NDIA promises to desilt Demerara River at Coomacka

The National Drainage and Irrigation Authority (NDIA) has announced a series of drainage- related operations pegged at some $47 million, which will be carried out over the course of 2019.
According to the Agriculture Ministry, the works include the “partial removal of sand from the Demerara River, construction of a reinforced laterite dam with overflow mechanisms to retain the migration of sand into the Demerara River, and the re-vegetation of a pilot area with grass.”
According to the Deputy Chief Executive Officer of NDIA, Dave Hicks, residents of Coomacka have been faced with constant flooding, which extends to neighbouring areas. As such, it was mandatory for the Authority to address this issue by consulting professional and members of the community on the reasons behind the inundation.
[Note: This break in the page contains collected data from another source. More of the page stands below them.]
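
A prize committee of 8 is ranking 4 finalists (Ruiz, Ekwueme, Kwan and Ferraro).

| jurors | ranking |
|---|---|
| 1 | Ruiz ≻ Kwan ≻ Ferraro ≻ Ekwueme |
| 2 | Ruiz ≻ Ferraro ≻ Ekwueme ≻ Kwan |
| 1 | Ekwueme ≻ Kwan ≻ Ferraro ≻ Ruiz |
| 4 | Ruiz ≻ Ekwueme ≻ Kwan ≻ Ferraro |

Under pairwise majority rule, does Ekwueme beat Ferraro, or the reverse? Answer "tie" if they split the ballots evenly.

Ballots ranking Ekwueme above Ferraro: 1 + 4 = 5.
Ballots ranking Ferraro above Ekwueme: 8 − 5 = 3.
Ekwueme wins the head-to-head 5–3.

Ekwueme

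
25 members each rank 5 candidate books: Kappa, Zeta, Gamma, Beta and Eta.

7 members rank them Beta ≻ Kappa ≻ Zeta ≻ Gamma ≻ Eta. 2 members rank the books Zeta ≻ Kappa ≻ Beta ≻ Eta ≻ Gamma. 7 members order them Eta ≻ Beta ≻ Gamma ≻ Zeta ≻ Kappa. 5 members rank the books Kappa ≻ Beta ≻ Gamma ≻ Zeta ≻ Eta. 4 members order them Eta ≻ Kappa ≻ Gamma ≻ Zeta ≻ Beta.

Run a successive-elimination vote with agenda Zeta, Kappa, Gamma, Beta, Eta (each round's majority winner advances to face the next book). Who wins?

Beta

Round 1: Zeta vs Kappa — 9–16, Kappa advances.
Round 2: Kappa vs Gamma — 18–7, Kappa advances.
Round 3: Kappa vs Beta — 11–14, Beta advances.
Round 4: Beta vs Eta — 14–11, Beta advances.
The agenda winner is Beta.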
The section of the Demerara River which will be desilted

“An interagency task force was thus assembled to determine the root causes for flooding in the community. To this end, the interagency task force led community engagements with regional authorities and residents, and conducted an engineering analysis to determine the factors that contribute to recurring flooding of Coomacka,” Hicks stated.
Coomacka is home to over 300 persons, and because of its location in a basin, the area is susceptible to flashfloods during intense rainfall and increased runoff from elevated lands which surround the community.
As a result of this, some two-thirds of the total width of the river has been blocked, not only affecting the eco-system, but navigation along the river. On most occasions, emergency interventions are required to restore normalcy to the community when it rains.
Only two days ago, Guyana Times published an article highlighting the calls from villagers of Speightland and Kara Kara, communities in Linden, Region 10 (Upper Demerara-Berbice), for sections of the creeks and the Demerara River area to be desilted. According to the residents, sections of the waterways in the communities are severely blocked due to bauxite overburden sediments caused by mining activities.
They noted that this is an issue which has been affecting them for a number of years, as farmers explained that many farmlands are under water.
Residents further explained to this publication that some sections of the river and creeks, which they utilise as modes of transportation, have been rendered impassible.